Together, Hecker and Tone will perform "Palimpsest," a piece using layers of sound from Tone's "Man'yo" material. Hecker will play a new version of his "Stocha Acid Vlook," and Tone will present a solo "Man'yo Wounded" piece. Tone will also present his multimedia project, "Molecular Music" for sound and film. Here, light-sensors arranged on the surface of a projection screen are triggered by Tone's films of ancient Chinese and Japanese texts to control a series of oscillators, creating electronic music.

There will be a talk by the artists in Bartos Theater the day of the concert, time TBA, that will be open to the public.

BIOS:
Yasunao Tone has been active in creating "event" works and experimental music since the 60s and has been an organizer and participant in Fluxus, Group Ongaku, Hi-Red Center, and Team Random, Japan's first computer art group. For the past twenty years, much of Tone's work has focused on extending the possibilities of CDs as a performance medium. He transforms or "wounds" a previous composition of his by applying small pieces of tape to the CD surface and randomly overriding the player's error mechanism, creating a hypnotic blur of digital fragments as a result. He also has conducted ongoing software research in transforming the Chinese characters from "Man'yoshu," an 8th century anthology of Japanese poetry, into corresponding digital sounds, thus the "Man'yo Wounded" works for which he received the Prix Ars Electronica Golden Nica in 2002.
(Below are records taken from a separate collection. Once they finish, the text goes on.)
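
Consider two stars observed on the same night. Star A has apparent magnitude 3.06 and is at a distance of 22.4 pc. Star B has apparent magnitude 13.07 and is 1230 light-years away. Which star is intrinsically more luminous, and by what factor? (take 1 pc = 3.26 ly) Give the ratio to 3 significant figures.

Star A is more luminous, by a factor of 35.6.

Star A: M = m − 5 log₁₀ d + 5 = 3.06 − 5·1.3502 + 5 = 1.309
Star B: d = 1230 ly / 3.26 = 377.3 pc
Star B: M = m − 5 log₁₀ d + 5 = 13.07 − 5·2.5767 + 5 = 5.187
ΔM = M_A − M_B = 1.309 − (5.187) = -3.878; smaller M is more luminous → Star A.
L ratio = 10^(0.4 |ΔM|) = 10^1.551 = 35.57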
The work of Vienna-based artist Florian Hecker emphasizes the connections between contemporary and historic developments in computer music. His recent productions, often the result of collaborations with engineers and scientists, incorporate psycho-acoustic phenomena, disorientating the listener's spatial perception. Hecker has been working with computer music, on his own and in collaboration with artists such as Russell Haswell, Peter Rehberg, Marcus Schmickler, and Yasunao Tone, since 1996. His recent solo presentations have included performances at the Venice Biennale, Documenta11, the Pompidou Center, and the Autechre-curated All Tomorrow's Parties festival. His most recent full-lengh solo recording, Sun Pandamonium, received the Award of Distinction at the Prix Ars Electronica 2003.